Lastly, there is the idea behind the Phantom limb effect and the Rubber Hand Illusion. The illusion comes on when the real and fake hands are stroked at the same time and speed for a minute or two. In combining the visual information with the touch sensations, the brain mistakenly concludes that the rubber hand must be part of the person's body. The exact cause of phantom pain is unclear, but it appears to come from the spinal cord and brain. ... A number of other factors are believed to contribute to phantom pain, including damaged nerve endings, scar tissue at the site of the amputation and the physical memory of pre-amputation pain in the affected area.
Experiment:
Experimenters/performers will try feel each others’ touch through the screen. If we see ourselves touching + being touched, can we “trick” our brains and bodies into “feeling” it?
This question is really in 2 parts:
1. Can we feel the feeling of touch in our bodies?

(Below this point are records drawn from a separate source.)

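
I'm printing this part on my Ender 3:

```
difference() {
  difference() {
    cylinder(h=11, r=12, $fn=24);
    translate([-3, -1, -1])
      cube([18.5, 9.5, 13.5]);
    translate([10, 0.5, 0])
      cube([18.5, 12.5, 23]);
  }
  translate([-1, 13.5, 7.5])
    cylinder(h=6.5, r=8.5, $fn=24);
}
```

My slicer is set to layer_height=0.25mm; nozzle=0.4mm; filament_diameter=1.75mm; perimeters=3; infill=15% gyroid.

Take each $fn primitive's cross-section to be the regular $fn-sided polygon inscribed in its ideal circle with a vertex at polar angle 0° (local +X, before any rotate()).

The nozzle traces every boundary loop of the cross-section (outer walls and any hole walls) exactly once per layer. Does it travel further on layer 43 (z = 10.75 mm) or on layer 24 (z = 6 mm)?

layer 24 (z = 6 mm)

Layer 43 (z = 10.75): the cylinder: section is a regular 24-gon, circumradius r=12 (perimeter = 2·24·12.000·sin(180°/24) = 75.18 mm); the cube at (-3, -1) (footprint 18.5×9.5) is included at this height (perimeter 56.00 mm); the cube at (10, 0.5) (footprint 18.5×12.5) is included at this height (perimeter 62.00 mm); Taking the first minus the rest: starting from the r=12 cylinder, the 18.5×9.5 cube at (-3, -1) partially overlaps it — only the 132.46 mm² overlap (of its 175.75 mm²) is removed, clipping the outline; the 18.5×12.5 cube at (10, 0.5) misses the remaining region (no effect) — boundary = 100.59 mm; the cylinder at (-1, 13.5): section is a regular 24-gon, circumradius r=8.5 (perimeter = 2·24·8.500·sin(180°/24) = 53.25 mm); Taking the first minus the rest: starting from that combined region, the r=8.5 cylinder at (-1, 13.5) partially overlaps it — only the 47.37 mm² overlap (of its 224.40 mm²) is removed, clipping the outline — boundary = 80.65 mm. So its perimeter = 80.65 mm. Layer 24 (z = 6): the cylinder: section is a regular 24-gon, circumradius r=12 (perimeter = 2·24·12.000·sin(180°/24) = 75.18 mm); the cube at (-3, -1) is present — its section is the full 18.5×9.5 rectangle (perimeter 56.00 mm); the cube at (10, 0.5) is present — its section is the full 18.5×12.5 rectangle (perimeter 62.00 mm); Subtracting the remaining from the first: starting from the r=12 cylinder, the 18.5×9.5 cube at (-3, -1) partially overlaps it — only the 132.46 mm² overlap (of its 175.75 mm²) is removed, clipping the outline; the 18.5×12.5 cube at (10, 0.5) misses the remaining region (no effect) — boundary = 100.59 mm; the cylinder at (-1, 13.5) is absent (z outside [7.5, 14]); Taking the first minus the rest: none of the subtracted shapes is present at this height, so that combined region is unchanged — boundary = 100.59 mm. So its perimeter = 100.59 mm. Layer 24 is larger (100.59 vs 80.65 mm).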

2. Can we feel the more vague feeling of “connectedness” in our bodies/brains/
wherever we feel that?
Medium and requirements:
Performed experiment over Zoom or another virtual gathering platform that allows for
grid view of simultaneous live video. Requires 2 or more people.
Consent
1. Does everyone consent to participate?
2. If you do, please turn on your screen.
3. If you do not, please turn off your video and mic.
4. Does everyone consent to being recorded?
I will Share my screen, with everyone being viewed in the Grid View, so that the
order of participants in the grid is the same for everyone.
Participants will will try to touch hands to each other within/through the
screen. Imagine “breaking through the grid”. Participants can continue as long as they want. After, the group can talk about how the feel and how they felt during the exercise, using the above two-part question as prompt.
After trying out the above with a group of people, we came to some conclusions as a group.
First, I realized that there was a technical issue with my directions when using Zoom as a platform: there is no standardized order of participants in the grid view. This is to say, not everyone is seeing the other participants in the same order in the grid. It is fairly random. Also, when a user shares their screen, the other participants can not see the Zoom platform of the person sharing the screen, and can therefore not see a standardized grid. The exception is that, the person hosting the “meeting“ is always first, the “self“ is second on their own screen, and the person who arrived first to the meeting is shown third. Therefore, the host and the first person are always first and third, with “you“ seeing yourself in between them. Therefore, everyone saw themselves between these two people. Extra energy must have been focused on those two participants, we thought!
I asked if anyone had felt a physical sensation. Everyone had. Then, I asked if anyone had felt an emotional sensation. Everyone had. We discussed that we were a group of people who already knew each other, who had shared physical space and also become emotionally open and connected through a process group over Zoom for the past 6 weeks or so prior to this experiment. Overall, it was interesting to think that we had, in some way, “felt“ each other through the screen.